Enterprise LLM Platform Enablement — Mercedes-Benz
Overview
Design and delivery of internal LLM platform foundations at Mercedes-Benz, enabling secure, governed access to large language models across multiple enterprise use cases, including LLM-based in-car voice assistant scenarios.
The engagement focused on platform enablement rather than isolated applications, providing reusable building blocks for AI adoption across teams.
Focus areas
- Enterprise LLM platform architecture and enablement
- LLM gateways and policy-based access control
- Support for LLM-based voice assistant use cases
- Kubernetes-based delivery and GitOps operations
- Observability, governance, and cost awareness
Context
Mercedes-Benz operates a large and diverse internal engineering landscape, with growing demand for LLM-based capabilities across product, engineering, and business teams.

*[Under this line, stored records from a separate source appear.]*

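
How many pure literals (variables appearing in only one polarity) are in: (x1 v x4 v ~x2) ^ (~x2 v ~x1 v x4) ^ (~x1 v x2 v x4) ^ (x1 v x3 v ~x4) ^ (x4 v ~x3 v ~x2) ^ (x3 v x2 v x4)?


A pure literal appears in only one polarity across all clauses.
No pure literals found.
Count = 0.

0


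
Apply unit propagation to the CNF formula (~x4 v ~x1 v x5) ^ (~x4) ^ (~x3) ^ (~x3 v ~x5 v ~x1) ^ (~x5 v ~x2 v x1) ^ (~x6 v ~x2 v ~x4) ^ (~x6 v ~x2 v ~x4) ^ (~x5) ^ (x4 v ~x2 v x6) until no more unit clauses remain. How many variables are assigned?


Unit propagation repeatedly assigns the literal in any unit clause, then simplifies.
Assignments in order: x4 = F, x3 = F, x5 = F.
No further unit clauses remain.
Total variables assigned = 3.

3


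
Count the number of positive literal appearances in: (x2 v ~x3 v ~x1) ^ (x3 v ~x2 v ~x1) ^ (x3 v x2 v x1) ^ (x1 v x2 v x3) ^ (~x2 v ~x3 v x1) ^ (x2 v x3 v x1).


Scan each clause for unnegated literals.
Clause 1: 1 positive; Clause 2: 1 positive; Clause 3: 3 positive; Clause 4: 3 positive; Clause 5: 1 positive; Clause 6: 3 positive.
Total positive literal occurrences = 12.

12


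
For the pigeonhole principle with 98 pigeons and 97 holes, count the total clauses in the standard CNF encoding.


The PHP encoding has two parts:
1) At-least-one-hole clauses: 98 (one per pigeon, each with 97 literals).
2) At-most-one-pigeon-per-hole clauses: 97 holes * C(98,2) = 97 * 4753 = 461041.
Total clauses = 98 + 461041 = 461139.

461139


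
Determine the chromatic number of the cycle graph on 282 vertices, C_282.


A cycle on an even number of vertices is bipartite: alternate two colors around the cycle.
Since 282 is even, two colors suffice, and at least two are needed because the graph has edges.
Chromatic number = 2.

2


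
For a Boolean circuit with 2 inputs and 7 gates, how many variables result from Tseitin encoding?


The Tseitin transformation introduces one auxiliary variable per gate.
Total variables = inputs + gates = 2 + 7 = 9.

9


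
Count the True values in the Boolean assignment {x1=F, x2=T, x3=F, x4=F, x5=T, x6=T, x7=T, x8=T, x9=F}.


The weight is the number of variables assigned True.
True variables: x2, x5, x6, x7, x8.
Weight = 5.

5


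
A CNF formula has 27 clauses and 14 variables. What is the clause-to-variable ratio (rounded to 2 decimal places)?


Clause-to-variable ratio = clauses / variables.
27 / 14 = 1.93.

1.93


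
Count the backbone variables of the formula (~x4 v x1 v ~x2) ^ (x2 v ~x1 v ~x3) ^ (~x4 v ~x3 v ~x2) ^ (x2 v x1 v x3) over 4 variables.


Find all satisfying assignments: 9 model(s).
Check which variables have the same value in every model.
No variable is fixed across all models.
Backbone size = 0.

0


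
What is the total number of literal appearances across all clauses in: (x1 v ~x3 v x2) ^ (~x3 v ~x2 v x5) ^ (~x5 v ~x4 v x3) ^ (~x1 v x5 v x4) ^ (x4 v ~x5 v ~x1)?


Clause lengths: 3, 3, 3, 3, 3.
Sum = 3 + 3 + 3 + 3 + 3 = 15.

15


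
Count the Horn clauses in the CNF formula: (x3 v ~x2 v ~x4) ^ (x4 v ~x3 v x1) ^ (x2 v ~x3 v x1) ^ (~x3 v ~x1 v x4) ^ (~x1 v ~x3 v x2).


A Horn clause has at most one positive literal.
Clause 1: 1 positive lit(s) -> Horn
Clause 2: 2 positive lit(s) -> not Horn
Clause 3: 2 positive lit(s) -> not Horn
Clause 4: 1 positive lit(s) -> Horn
Clause 5: 1 positive lit(s) -> Horn
Total Horn clauses = 3.

3


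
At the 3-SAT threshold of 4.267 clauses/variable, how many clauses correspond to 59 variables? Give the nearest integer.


The 3-SAT phase transition occurs at approximately 4.267 clauses per variable.
m = 4.267 * 59 = 251.753.
Rounded to nearest integer: 252.

252


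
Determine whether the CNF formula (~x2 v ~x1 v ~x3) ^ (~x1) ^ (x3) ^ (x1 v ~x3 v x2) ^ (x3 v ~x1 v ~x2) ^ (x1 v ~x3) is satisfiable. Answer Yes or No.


Check all 8 possible truth assignments.
Number of satisfying assignments found: 0.
The formula is unsatisfiable.

No


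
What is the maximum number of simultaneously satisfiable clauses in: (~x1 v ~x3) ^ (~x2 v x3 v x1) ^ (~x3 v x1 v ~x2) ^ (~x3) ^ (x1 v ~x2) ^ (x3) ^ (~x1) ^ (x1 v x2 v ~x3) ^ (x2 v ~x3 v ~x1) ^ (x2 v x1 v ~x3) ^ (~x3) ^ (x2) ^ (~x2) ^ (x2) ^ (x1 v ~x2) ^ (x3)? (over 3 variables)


Enumerate all 8 truth assignments.
For each, count how many of the 16 clauses are satisfied.
The formula is not fully satisfiable, so the maximum is below 16.
Maximum simultaneously satisfiable clauses = 12.

12


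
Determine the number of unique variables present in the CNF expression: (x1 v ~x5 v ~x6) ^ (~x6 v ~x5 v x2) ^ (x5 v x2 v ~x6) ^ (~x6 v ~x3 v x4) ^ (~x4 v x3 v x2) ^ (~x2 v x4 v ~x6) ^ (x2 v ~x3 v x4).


Identify each distinct variable in the formula.
Variables found: x1, x2, x3, x4, x5, x6.
Total distinct variables = 6.

6


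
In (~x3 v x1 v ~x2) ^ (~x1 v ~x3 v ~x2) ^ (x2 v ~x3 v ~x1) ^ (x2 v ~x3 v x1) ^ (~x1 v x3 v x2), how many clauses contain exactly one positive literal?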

To support this demand, internal AI platforms were required that could provide standardized access to multiple LLM providers while meeting enterprise requirements around security, governance, observability, and cost control.
Challenges
- Providing standardized, secure access to multiple LLM providers across teams
- Enforcing authentication, authorization, and quota management at platform level
- Ensuring observability, governance, and cost awareness for LLM usage
- Integrating LLM platforms with existing enterprise systems and workflows
- Supporting emerging use cases such as LLM-based in-car voice assistants without coupling platform design to a single product
Solution
- Designed and implemented LLM application gateways deployed on Kubernetes, acting as a controlled access layer to multiple LLM providers
- Integrated policy-based authentication, authorization, rate limiting, and quota enforcement
- Enabled streaming APIs, content filtering, and extensibility for product-specific use cases
- Established GitOps-based delivery pipelines using Terraform, Helm, and CI/CD workflows
- Implemented observability patterns to provide visibility into usage, performance, and operational health
Outcome
- Secure, production-ready LLM platform foundations used by internal teams
- Governed access to multiple LLM providers through a standardized interface
- Enablement of LLM-based features, including voice assistant capabilities
- Improved visibility into usage and cost drivers
- Reusable platform components supporting future AI initiatives
Why this mattered
This engagement established a scalable and governed foundation for enterprise LLM adoption at Mercedes-Benz. By separating platform capabilities from individual products, the solution enabled rapid experimentation while maintaining control over security, compliance, and operational risk.
The work demonstrated how LLM-based capabilities — including in-car voice assistant scenarios — can be supported through shared platform infrastructure, rather than bespoke, product-specific integrations.